Tony stared at him as if he’d suddenly started speaking Martian. Sam could practically see a blinking DOES NOT COMPUTE flashing behind Tony’s eyes. And from the corner of his eye, he could feel Bucky looking at him, too, that narrow-eyed “what the fuck cockamamie bullshit are you planning now” look that was usually reserved for Steve’s more hare-brained schemes.
“That is... not what I thought you’d say,” Tony said after a long pause. He glanced at Bucky for confirmation, but Bucky was still giving Sam that Look.
Sam shrugged. “Bucky’s got your mark, Tony. And he’s had damn good taste up to this point.” Bucky finally gave over the suspicious glare in favor of an exaggerated eye-roll, and Sam had to fight off a grin. “I figure there’s got to be something to you worth getting to know. Couldn’t hurt for you to know me a little better, either. At worst, we come up with a plan to keep our boy here from having to rip out half his heart. At best, well... Who knows?”
“You’re talking about polyamory,” Tony said flatly. He waved his hand, drawing invisible lines between himself and Bucky, and between Bucky and Sam. “A V-shaped arrangement.”
Sam shrugged. “For starters, sure. I’m not opposed to the possibility of renegotiation, after a while.”
Bucky took two steps back and held up his hands as if framing a scene, Sam and Tony together. “Damn.” He whistled. "That'd be something to see."
Sam snorted. “Don’t make me smack you,” he threatened.
“I’d like to see you try,” Bucky threw back.
“It seems a little early to jump into the kinky stuff,” Tony said mildly. When Sam looked, he was not bothering to suppress a smirk, and the way it made his eyes light up... Yeah, Sam could work with that.
Bucky deflated a little. “You sure about this, Sam?

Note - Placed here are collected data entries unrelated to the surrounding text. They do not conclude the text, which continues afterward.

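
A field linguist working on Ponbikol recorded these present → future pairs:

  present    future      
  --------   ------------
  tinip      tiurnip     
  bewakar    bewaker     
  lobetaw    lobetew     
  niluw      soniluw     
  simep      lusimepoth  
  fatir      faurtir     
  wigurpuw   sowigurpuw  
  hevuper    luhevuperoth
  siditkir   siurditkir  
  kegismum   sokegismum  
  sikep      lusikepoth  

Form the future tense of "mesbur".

lobetaw and wigurpuw both end in -w yet inflect differently (lobetew, sowigurpuw), so the final letter is not what conditions the rule; the last vowel is.
"mesbur" has last vowel 'u'. The stems whose last vowel is 'u' (wigurpuw → sowigurpuw, niluw → soniluw, kegismum → sokegismum) add the prefix so-.
So mesbur → somesbur.

somesbur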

I’m...” He glanced at Tony, looked back at Sam. “If it’s going to make you unhappy...” He bit his lip uncertainly.
“I’m taking out my phone right now,” Sam said, “and I’m gonna text Natasha: Dumb boy gets offered everything he wants, tries to turn it down because he’s dumb.”
“Sam...”
“My momma had four ‘marks,” Sam said. “Not all of ‘em brought her joy, but she always said to me, Sammy, you get a shot at happiness, you take that shot. I ain’t gonna foul your shot, Buck.” He pointed at Tony. “Go kiss your boy, and then let’s go get some lunch. All three of us.”
Sam would be lying if he said he didn’t feel any jealousy at all, watching his soulmate kiss someone else. But he had to admit it was kind of hot, too, watching the way Bucky melted into it and knowing first-hand what it felt like to have that in his arms, seeing the way Tony's breath hitched and caught and knowing what that felt like, too. And even if Sam didn’t know the man well, he’d been with the Avengers long enough to know Tony Stark was one of the good ones.
Who knew? Maybe he’d end up with another mark, himself, one of these days.